A Swedish social psychologist and mathematician asked people with doctorates and master’s degrees in a variety of disciplines to read abstracts from real journal articles then rate the research. Half read the actual abstracts, the others, abstracts doctored with an irrelevant mathematical equation.
73% in education and other fields
62% in the social sciences or humanities
42% in math, science and technology
I’m not sure which finding is more distressing. The ones for the education crowd, perhaps those teaching math, or the last group. In terms of signficance, only the first two groups upgraded the nonsense math. The STEM crowd didn’t show any statistically significant preferences but they did tend to downgrade the bad math.

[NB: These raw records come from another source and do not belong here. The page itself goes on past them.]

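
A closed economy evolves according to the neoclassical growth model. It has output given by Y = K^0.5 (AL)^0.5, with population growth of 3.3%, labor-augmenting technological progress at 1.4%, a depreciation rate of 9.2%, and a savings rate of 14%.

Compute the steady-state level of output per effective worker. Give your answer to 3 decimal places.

Steady state requires s·f(k) = (n + g + δ)·k, i.e. s·k^α = (n + g + δ)·k.
Rearranging, k^(1−α) = s / (n + g + δ).
k^0.5 = 0.14 / (0.033 + 0.014 + 0.092) = 0.14 / 0.139 = 1.0072
k* = 1.0072^(1/0.5) ≈ 1.0145
y* = (k*)^α = 1.0145^0.5 ≈ 1.0072

y* ≈ 1.007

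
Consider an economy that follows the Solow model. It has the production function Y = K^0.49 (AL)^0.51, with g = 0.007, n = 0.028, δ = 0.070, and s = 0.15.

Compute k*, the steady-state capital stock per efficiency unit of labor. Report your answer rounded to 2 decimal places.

k* = 2.01

At the steady state, Δk = 0, so s·k^α = (n + g + δ)·k.
Rearranging, k^(1−α) = s / (n + g + δ).
k^0.51 = 0.15 / (0.028 + 0.007 + 0.070) = 0.15 / 0.105 = 1.4286
k* = 1.4286^(1/0.51) ≈ 2.0125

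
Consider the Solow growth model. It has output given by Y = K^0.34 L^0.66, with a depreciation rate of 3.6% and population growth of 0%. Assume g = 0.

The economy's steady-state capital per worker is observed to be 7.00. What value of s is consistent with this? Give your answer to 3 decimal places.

At the steady state, Δk = 0, so s·k^α = (n + δ)·k.
So s / (n + δ) = (k*)^(1−α) = 7.00^0.66 = 3.6121.
Therefore s = 3.6121 × (n + δ) = 3.6121 × 0.036 = 0.1300.

s ≈ 0.130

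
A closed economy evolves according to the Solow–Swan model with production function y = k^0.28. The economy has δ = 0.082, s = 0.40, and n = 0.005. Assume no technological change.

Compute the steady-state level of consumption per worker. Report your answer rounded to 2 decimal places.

In steady state, investment equals break-even investment: s·k^α = (n + δ)·k.
Rearranging, k^(1−α) = s / (n + δ).
k^0.72 = 0.40 / (0.005 + 0.082) = 0.40 / 0.087 = 4.5977
k* = 4.5977^(1/0.72) ≈ 8.3214
y* = (k*)^α = 8.3214^0.28 ≈ 1.8099
c* = (1 − s)·y* = (1 − 0.40) × 1.8099 ≈ 1.0859

c* ≈ 1.09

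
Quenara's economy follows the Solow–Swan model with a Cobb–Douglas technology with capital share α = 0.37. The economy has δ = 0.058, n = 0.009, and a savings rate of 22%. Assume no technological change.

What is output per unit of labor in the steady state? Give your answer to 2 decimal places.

In steady state, investment equals break-even investment: s·k^α = (n + δ)·k.
Rearranging, k^(1−α) = s / (n + δ).
k^0.63 = 0.22 / (0.009 + 0.058) = 0.22 / 0.067 = 3.2836
k* = 3.2836^(1/0.63) ≈ 6.6009
y* = (k*)^α = 6.6009^0.37 ≈ 2.0103

y* = 2.01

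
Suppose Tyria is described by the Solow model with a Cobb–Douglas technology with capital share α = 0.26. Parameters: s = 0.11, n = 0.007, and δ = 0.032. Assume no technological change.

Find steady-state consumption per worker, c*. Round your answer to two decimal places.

c* = 1.28

Steady state requires s·f(k) = (n + δ)·k, i.e. s·k^α = (n + δ)·k.
Dividing both sides by k: k^(1−α) = s / (n + δ).
k^0.74 = 0.11 / (0.007 + 0.032) = 0.11 / 0.039 = 2.8205
k* = 2.8205^(1/0.74) ≈ 4.0602
y* = (k*)^α = 4.0602^0.26 ≈ 1.4395
c* = (1 − s)·y* = (1 − 0.11) × 1.4395 ≈ 1.2812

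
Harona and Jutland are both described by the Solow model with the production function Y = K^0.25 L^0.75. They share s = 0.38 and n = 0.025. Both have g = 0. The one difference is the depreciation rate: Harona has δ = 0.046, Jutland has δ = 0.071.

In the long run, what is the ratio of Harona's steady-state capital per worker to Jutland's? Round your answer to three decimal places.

ratio ≈ 1.495

Steady-state k* = [s/(n + δ)]^(1/(1−α)), so the ratio is [ (s_H/(n + δ)_H) / (s_J/(n + δ)_J) ]^1.3333.
s_H/(n + δ)_H = 0.38/0.071 = 5.3521; s_J/(n + δ)_J = 0.38/0.096 = 3.9583.
Ratio = (5.3521/3.9583)^1.3333 = 1.3521^1.3333 ≈ 1.4951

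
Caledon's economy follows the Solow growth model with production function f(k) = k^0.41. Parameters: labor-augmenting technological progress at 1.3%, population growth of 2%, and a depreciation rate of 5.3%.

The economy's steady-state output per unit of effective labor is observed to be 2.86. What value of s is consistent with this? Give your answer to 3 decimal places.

s ≈ 0.390

In steady state, investment equals break-even investment: s·k^α = (n + g + δ)·k.
Since y* = [s/(n + g + δ)]^(α/(1−α)), we have s/(n + g + δ) = (y*)^((1−α)/α) = 2.86^1.439 = 4.5364.
Therefore s = 4.5364 × (n + g + δ) = 4.5364 × 0.086 = 0.3901.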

True the participants didn’t actually read the study and to be fair they might not have judged either article as superior. This is simply their impression based on a small amount of information but I recall some study saying most professionals only read the abstracts and not the article.
I’d love to see him replicate this study with people not accustomed to reading abstracts or better yet, replicate it with a news article instead of a journal abstract – and recruit experts and others.
In any event The Nonsense Math Effect is still a timely issue as our attention spans and smart phones shrink. If even the super geeks amongst us get awestruck by a few mathematical notations then is there any hope for the rest of us?
This is fascinating and hilarious and scary all at the same time. To think you can bolster your arguments just by throwing some irrelevant nonsense math in there — good to know I guess! Thanks for sharing!
Yes if you try it yourself let me know! Tread carefully stats can kill a conversation.